Along with Ghana, Cote d’Ivoire plans to sell its first full cocoa crop this season under a new scheme that includes a price premium of $400 per tonne, arranged with the chocolate industry as a way of providing a living income for farmers.
Hershey and other chocolate companies say they support the premium, in exchange for the two governments continuing to support their sustainability schemes - but news of Hershey also striking a deal through the ICE exchange, which will allow it to avoid paying the LID for those beans, puts the arrangement at risk.
Yves Kone, head of Le Couseil du Café-Cacao of Cote d’Ivoire (CCC), has written to the president of the World Cocoa Foundation (WCF) industry group that the purchase signalled the company’s opposition to the LID scheme.
“It is a conspiracy to defeat the concept of the floor price as known, and therefore not to grant a remunerative price to all cocoa producers in our countries,” Kone said in the letter, which has been leaked to the media.
Ghana’s cocoa regulator (Cocobod) has already threatened to suspend chocolate companies’ sustainability schemes, which are used to assure consumers that their beans are ethically sourced, because of the Hershey action.
Name and shame
Kone, said he would also publicly name and shame companies, a threat also made by his Ghanaian counterpart, Joseph Boahen Aidoo, and suspend the voluntary sustainability and certification programmes in his country.
Hershey said in a statement it has long supported initiatives that improve the incomes and livelihoods of farmers.

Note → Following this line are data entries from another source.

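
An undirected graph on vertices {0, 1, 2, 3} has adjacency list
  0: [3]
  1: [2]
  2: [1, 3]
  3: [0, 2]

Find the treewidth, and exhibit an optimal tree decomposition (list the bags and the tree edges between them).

Treewidth 1.
One optimal decomposition is:
Bags: B1 = {0, 3}  B2 = {2, 3}  B3 = {1, 2}
Tree: B1–B2, B2–B3

Each bag holds 2 vertices, so the decomposition has width 1, which upper-bounds the treewidth. Any graph with an edge has treewidth ≥ 1, and G has the edge 3–0. Hence tw(G) = 1 exactly.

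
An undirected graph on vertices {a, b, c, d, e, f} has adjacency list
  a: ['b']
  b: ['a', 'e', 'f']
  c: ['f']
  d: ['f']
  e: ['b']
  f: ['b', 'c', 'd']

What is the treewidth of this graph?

1

A width-1 tree decomposition is:
Bags: B1 = {b, f}  B2 = {b, e}  B3 = {d, f}  B4 = {a, b}  B5 = {c, f}
Tree: B1–B2, B1–B3, B1–B4, B1–B5
The largest bag has 2 vertices, giving width 1; this decomposition certifies tw(G) ≤ 1. G has an edge, so its treewidth is at least 1. Therefore the treewidth is 1.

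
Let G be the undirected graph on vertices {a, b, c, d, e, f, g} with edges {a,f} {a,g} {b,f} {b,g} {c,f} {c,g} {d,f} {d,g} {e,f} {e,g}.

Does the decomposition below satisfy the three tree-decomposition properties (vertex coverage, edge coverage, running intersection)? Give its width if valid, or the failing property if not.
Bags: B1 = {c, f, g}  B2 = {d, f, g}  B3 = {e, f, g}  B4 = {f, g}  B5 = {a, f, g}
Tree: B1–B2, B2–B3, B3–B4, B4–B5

No — vertex b appears in no bag.

A tree decomposition must satisfy three properties: every vertex lies in some bag; for every edge, both endpoints lie together in some bag; and for every vertex, the bags containing it form a connected subtree. Here vertex b appears in no bag, so the decomposition is invalid.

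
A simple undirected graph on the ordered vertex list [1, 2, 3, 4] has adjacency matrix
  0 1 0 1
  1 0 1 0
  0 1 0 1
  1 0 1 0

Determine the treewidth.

A width-2 tree decomposition is:
Bags: B1 = {1, 3, 4}  B2 = {1, 2, 3}
Tree: B1–B2
Every bag has size at most 3, so the width is 3 − 1 = 2 and tw(G) ≤ 2. For the lower bound, G contains the cycle 1–4–3–2–1, so G is not a forest; only forests have treewidth ≤ 1, hence tw(G) ≥ 2. Combining the bounds, tw(G) = 2.

2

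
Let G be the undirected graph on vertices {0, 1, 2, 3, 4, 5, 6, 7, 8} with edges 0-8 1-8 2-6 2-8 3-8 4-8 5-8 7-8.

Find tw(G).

1

A width-1 tree decomposition is:
Bags: B1 = {2, 6}  B2 = {2, 8}  B3 = {5, 8}  B4 = {3, 8}  B5 = {4, 8}  B6 = {0, 8}  B7 = {1, 8}  B8 = {7, 8}
Tree: B1–B2, B2–B3, B3–B4, B4–B5, B2–B6, B4–B7, B6–B8
Each bag holds 2 vertices, so the decomposition has width 1, which upper-bounds the treewidth. Any graph with an edge has treewidth ≥ 1, and G has the edge 2–6. The upper and lower bounds meet at 1, so that is the treewidth.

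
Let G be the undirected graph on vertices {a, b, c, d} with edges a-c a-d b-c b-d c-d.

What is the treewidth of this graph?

A width-2 tree decomposition is:
Bags: B1 = {b, c, d}  B2 = {a, c, d}
Tree: B1–B2
The largest bag has 3 vertices, giving width 2; this decomposition certifies tw(G) ≤ 2. On the other hand G contains the 3-clique {a, c, d}. A clique must lie in a single bag of any decomposition, so no decomposition can have width below 2. The upper and lower bounds meet at 2, so that is the treewidth.

2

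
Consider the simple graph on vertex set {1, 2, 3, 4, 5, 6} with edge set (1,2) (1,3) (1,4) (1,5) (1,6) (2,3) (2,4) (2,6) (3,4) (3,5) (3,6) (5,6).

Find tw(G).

A width-3 tree decomposition is:
Bags: B1 = {1, 2, 3, 6}  B2 = {1, 2, 3, 4}  B3 = {1, 3, 5, 6}
Tree: B1–B2, B1–B3
The largest bag has 4 vertices, giving width 3; this decomposition certifies tw(G) ≤ 3. On the other hand G contains the 4-clique {1, 2, 3, 4}. A clique must lie in a single bag of any decomposition, so no decomposition can have width below 3. The upper and lower bounds meet at 3, so that is the treewidth.

3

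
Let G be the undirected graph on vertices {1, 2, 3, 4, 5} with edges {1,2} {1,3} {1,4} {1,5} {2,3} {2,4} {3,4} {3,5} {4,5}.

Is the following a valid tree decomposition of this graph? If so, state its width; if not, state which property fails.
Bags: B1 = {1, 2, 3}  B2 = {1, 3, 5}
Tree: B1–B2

A tree decomposition must satisfy three properties: every vertex lies in some bag; for every edge, both endpoints lie together in some bag; and for every vertex, the bags containing it form a connected subtree. Here vertex 4 appears in no bag, so the decomposition is invalid.

No — vertex 4 appears in no bag.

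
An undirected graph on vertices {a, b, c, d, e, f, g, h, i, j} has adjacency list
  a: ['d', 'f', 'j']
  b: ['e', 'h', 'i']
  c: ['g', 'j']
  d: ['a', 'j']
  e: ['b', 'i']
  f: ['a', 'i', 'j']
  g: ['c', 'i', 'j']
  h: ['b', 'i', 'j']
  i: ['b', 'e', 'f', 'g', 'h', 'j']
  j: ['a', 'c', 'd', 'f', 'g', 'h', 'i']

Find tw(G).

A width-2 tree decomposition is:
Bags: B1 = {f, i, j}  B2 = {g, i, j}  B3 = {a, f, j}  B4 = {h, i, j}  B5 = {a, d, j}  B6 = {b, h, i}  B7 = {c, g, j}  B8 = {b, e, i}
Tree: B1–B2, B1–B3, B1–B4, B3–B5, B4–B6, B2–B7, B6–B8
The largest bag has 3 vertices, giving width 2; this decomposition certifies tw(G) ≤ 2. For the lower bound, the 3 vertices {a, d, j} are pairwise adjacent, and any tree decomposition puts a clique entirely inside one bag — forcing width ≥ 2. Hence tw(G) = 2 exactly.

2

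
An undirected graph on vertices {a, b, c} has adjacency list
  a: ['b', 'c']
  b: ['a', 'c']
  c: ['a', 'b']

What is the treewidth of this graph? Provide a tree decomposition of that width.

Treewidth 2.
One such decomposition:
Bags: B1 = {a, b, c}
Tree: (single bag)

A single bag containing all 3 vertices is trivially a valid decomposition of width 2. On the other hand G contains the 3-clique {a, b, c}. A clique must lie in a single bag of any decomposition, so no decomposition can have width below 2. Combining the bounds, tw(G) = 2.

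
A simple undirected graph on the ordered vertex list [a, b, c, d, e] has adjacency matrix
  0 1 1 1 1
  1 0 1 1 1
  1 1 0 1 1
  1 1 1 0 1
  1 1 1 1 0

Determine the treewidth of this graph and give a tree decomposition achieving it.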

"This includes supporting and participating this year in the Ivorian and Ghanaian Living Income Differential as we buy 2020/2021 season cocoa based on the needs of our business. All 2020/2021 cocoa purchased within our supply chain since the implementation of the LID in West African countries includes this price premium. Beans sold prior to the implementation of the LID would not include the premium."
The WCF was unavailable for comment.